Experts provide perspective on their approaches to discussing migraine triggers with their patients.
Stephen Silberstein, MD; Peter Goadsby, MBBS; David Dodick, MD; Stewart Tepper, MD
PUBLISHED December 27, 2018
Stephen Silberstein, MD: Peter, I want you to talk to us about identifying triggers and protectors.
Peter Goadsby, MBBS: Yeah, it’s a popular pastime, you know; identification of triggers and the identification of protectors is a more recent development. I mean, I tell patients, “If something reliably triggers your attack, you should avoid it,” which seems like good advice but hardly terribly insightful. And I think there are 2 sorts of triggers. There are things that are easy to understand, you might say. And for me, a trigger has to be reliable and biologically plausible. So nitroglycerine or alcohol and menstruation they’re plausible, they’re reliable, they’re something you can hold on to. If you contrasted that trigger with chocolate, which would be the one we could most easily dismiss—it is neither reliable nor biologically plausible nor actually stands up to any study that’s being done. I think that sometimes triggers get mistaken for exacerbations of an underlying condition that irritate migraines, so celiac disease would be a very good example of these.

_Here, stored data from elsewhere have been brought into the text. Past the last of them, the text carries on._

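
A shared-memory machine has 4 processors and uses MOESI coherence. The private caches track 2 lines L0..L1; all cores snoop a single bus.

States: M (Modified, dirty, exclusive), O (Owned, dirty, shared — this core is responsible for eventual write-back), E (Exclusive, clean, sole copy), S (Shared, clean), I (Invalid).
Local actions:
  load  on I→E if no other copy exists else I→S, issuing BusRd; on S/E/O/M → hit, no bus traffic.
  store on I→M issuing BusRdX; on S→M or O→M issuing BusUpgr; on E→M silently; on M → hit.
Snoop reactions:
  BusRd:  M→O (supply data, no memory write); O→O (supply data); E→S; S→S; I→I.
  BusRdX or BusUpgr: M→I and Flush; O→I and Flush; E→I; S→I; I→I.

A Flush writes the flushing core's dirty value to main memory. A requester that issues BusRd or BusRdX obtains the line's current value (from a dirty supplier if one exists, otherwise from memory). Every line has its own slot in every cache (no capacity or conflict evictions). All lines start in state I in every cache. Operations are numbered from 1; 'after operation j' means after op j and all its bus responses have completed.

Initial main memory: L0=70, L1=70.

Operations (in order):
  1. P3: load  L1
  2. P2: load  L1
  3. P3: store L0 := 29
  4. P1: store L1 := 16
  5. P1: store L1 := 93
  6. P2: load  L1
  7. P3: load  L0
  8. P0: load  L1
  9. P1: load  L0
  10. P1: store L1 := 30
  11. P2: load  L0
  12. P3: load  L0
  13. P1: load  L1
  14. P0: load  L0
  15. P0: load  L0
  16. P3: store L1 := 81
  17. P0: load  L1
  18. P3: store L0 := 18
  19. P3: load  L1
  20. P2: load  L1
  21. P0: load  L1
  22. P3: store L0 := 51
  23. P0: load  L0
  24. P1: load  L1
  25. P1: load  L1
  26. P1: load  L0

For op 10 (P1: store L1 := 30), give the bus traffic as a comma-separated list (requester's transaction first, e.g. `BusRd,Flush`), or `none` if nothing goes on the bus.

  op1 P3: load  L1 → I/I/I/E on L1; bus BusRd; mem=70
  op2 P2: load  L1 → I/I/S/S on L1; bus BusRd; mem=70
  op3 P3: store L0 := 29 → I/I/I/M on L0; bus BusRdX; mem=70
  op4 P1: store L1 := 16 → I/M/I/I on L1; bus BusRdX; mem=70
  op5 P1: store L1 := 93 → I/M/I/I on L1; bus (none); mem=70
  op6 P2: load  L1 → I/O/S/I on L1; bus BusRd; mem=70
  op7 P3: load  L0 → I/I/I/M on L0; bus (none); mem=70
  op8 P0: load  L1 → S/O/S/I on L1; bus BusRd; mem=70
  op9 P1: load  L0 → I/S/I/O on L0; bus BusRd; mem=70
  op10 P1: store L1 := 30 → I/M/I/I on L1; bus BusUpgr; mem=70
  op11 P2: load  L0 → I/S/S/O on L0; bus BusRd; mem=70
  op12 P3: load  L0 → I/S/S/O on L0; bus (none); mem=70
  op13 P1: load  L1 → I/M/I/I on L1; bus (none); mem=70
  op14 P0: load  L0 → S/S/S/O on L0; bus BusRd; mem=70
  op15 P0: load  L0 → S/S/S/O on L0; bus (none); mem=70
  op16 P3: store L1 := 81 → I/I/I/M on L1; bus BusRdX Flush; mem=30
  op17 P0: load  L1 → S/I/I/O on L1; bus BusRd; mem=30
  op18 P3: store L0 := 18 → I/I/I/M on L0; bus BusUpgr; mem=70
  op19 P3: load  L1 → S/I/I/O on L1; bus (none); mem=30
  op20 P2: load  L1 → S/I/S/O on L1; bus BusRd; mem=30
  op21 P0: load  L1 → S/I/S/O on L1; bus (none); mem=30
  op22 P3: store L0 := 51 → I/I/I/M on L0; bus (none); mem=70
  op23 P0: load  L0 → S/I/I/O on L0; bus BusRd; mem=70
  op24 P1: load  L1 → S/S/S/O on L1; bus BusRd; mem=30
  op25 P1: load  L1 → S/S/S/O on L1; bus (none); mem=30
  op26 P1: load  L0 → S/S/I/O on L0; bus BusRd; mem=70

bus = BusUpgr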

If you have migraine, you have an unstable biology, basically. That unstable biology can be tilted by altering another biology that you have—thyroid disease, celiac disease, whatever biology you have—and that’s referred to as a trigger, whereas what actually is happening is simply your migraine biology getting irritated by some other biology. I didn’t think of that as triggers so much as comorbidity.
I think that as we start to understand things, perhaps some of these things are going to fall away. Many of the food triggers will. I’m interested in some literature I saw recently, which is that something you find in oranges apparently interacts with 1 of the CGRPs [calcitonin gene–related peptides]. And so for some patients, you almost think that all of a sudden, oranges might make sense for some patients. But just like we don’t have any therapy that’s good for everybody and nitroglycerine might trigger everybody, nor will alcohol, nor does menstruation. No one should be disappointed that if they get triggers from some magazine, if they don’t apply to them, I would worry about that, because the crucial thing is the interaction with the individual. So if it triggers patients, if it’s reliable, and we have a discussion and it sort of makes sense, then you should avoid it. But otherwise, don’t torture yourself.
As for protectors, it’s a more modern concept, I have to say. I think at the moment, the things I’ve seen written about…are more likely to be statistical associations of less sensitivity to migraine rather than protection, as such, from the conditions. So I think I would put myself in the certainly agnostic category when it comes to thinking about protectors.
One underlying principle about this—and I think it runs through everything we’ve been saying—is that if you understand things and you start to dig apart the biology, then things that make sense make sense, and the rest of it you can kind of get rid of. And migraines have come a long way in the last 25 to 30 years, in terms of understanding detailed biology. And we were talking earlier on about individual transmitters involved in aura, for example. We’ve started to understand these things in a way that—they’re sort of old wives’ tales, migraine craziness stuff—is going away. And it says that research works, particularly if it’s funded, and it would be better if there was more of the funding, if we could say that. And it encourages us to think about patients with migraine as having a serious biologically determined problem. And if we could just understand what’s going on, we’ll do a better job, and we’ll be above to treat them so much better.
Stephen Silberstein, MD: I often look at some of the triggers of monetary features, and my best example to my patients is that you went out and ate pickles and ice cream and you find out 4 or 5 days later that you’re pregnant—nobody thinks of pickles and ice cream when there’s pregnancy. And the question is, If you have the desire for something that you know might trigger your headache and you do it anyway, is that really part of the premonitory features of migraine?
Let’s assume for the sake of argument that chocolate’s a treatment for migraine, and let’s say it’s as good as the triptan—it works half the time. So you eat chocolate every time you get a headache, and it works half the time, but you remember when it doesn’t work and you blame it the chocolate. So that’s another potential.
David Dodick, MD: Well, the trouble with triggers also is what you said is the blaming. And so often we, as providers use it to blame the patient. The patients will blame themselves. In another manner, they feel a sense of control if they have a giant list of triggers and they can control some of them. Even if there’s no change in their underlying disease state, they feel like they’re doing something actively. And that can be very harmful if they fixate on this and they don’t try to actually get appropriate care.
Stewart Tepper, MD: It actually goes back to what Peter said, too. It’s really important to have a conversation with them about the fact that a trigger is not a cause of migraine. As we understand the biology of migraine and we understand more and more about what actually is associated with the genesis of migraine, we clearly understand that eating chocolate is not a cause of migraine. And the patients will often need a gentle persuasion in that regard.